June 27, 2011 Articles

Part 2: LGBTQ Youth in the Juvenile Justice System

By Amanda Valentino

The saying "Never judge a book by its cover" is one of the lessons we were all taught since childhood. It has been used to teach us to look at the whole picture before judging and categorizing an individual. A novel theory, coined "multidimensionality," embraces this well-known saying. Multidimensionality illustrates that, to understand someone, it is necessary to know where he or she comes from and all of the identities that he or she encompasses before trying to address specific needs. This theory can reveal the diverse material, social, and emotional harms that are caused by the interconnectedness of racism, sexism, poverty, and heterosexism. Darren Leonard Hutchinson, "'Gay Rights' for 'Gay Whites'?: Race, Sexual Identity, and Equal Protection Discourse," 85 Cornell L. Rev. 1358, 1368 (2000).

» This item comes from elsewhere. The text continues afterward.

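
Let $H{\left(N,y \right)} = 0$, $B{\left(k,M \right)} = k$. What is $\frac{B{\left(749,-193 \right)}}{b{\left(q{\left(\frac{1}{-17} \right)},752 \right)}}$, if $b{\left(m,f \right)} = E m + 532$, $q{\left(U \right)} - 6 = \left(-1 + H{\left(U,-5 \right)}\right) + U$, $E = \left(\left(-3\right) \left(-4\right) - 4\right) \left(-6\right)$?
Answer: $\frac{1819}{716} \approx 2.5405$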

Because not all young clients will be willing to freely speak about his or her orientation or gender identity, possibly because of past trauma associated with coming out to adult family figures, juvenile advocates need to be attentive to who their young client really is. Multidimensionality is the key to understanding clients; it examines the sexual identity (together with race, gender, and class) and the complex life experiences of young clients. An extreme attentiveness to subtle cues and hints at possible issues is needed when working with all young clients because they are usually the most reluctant to place their trust in adults.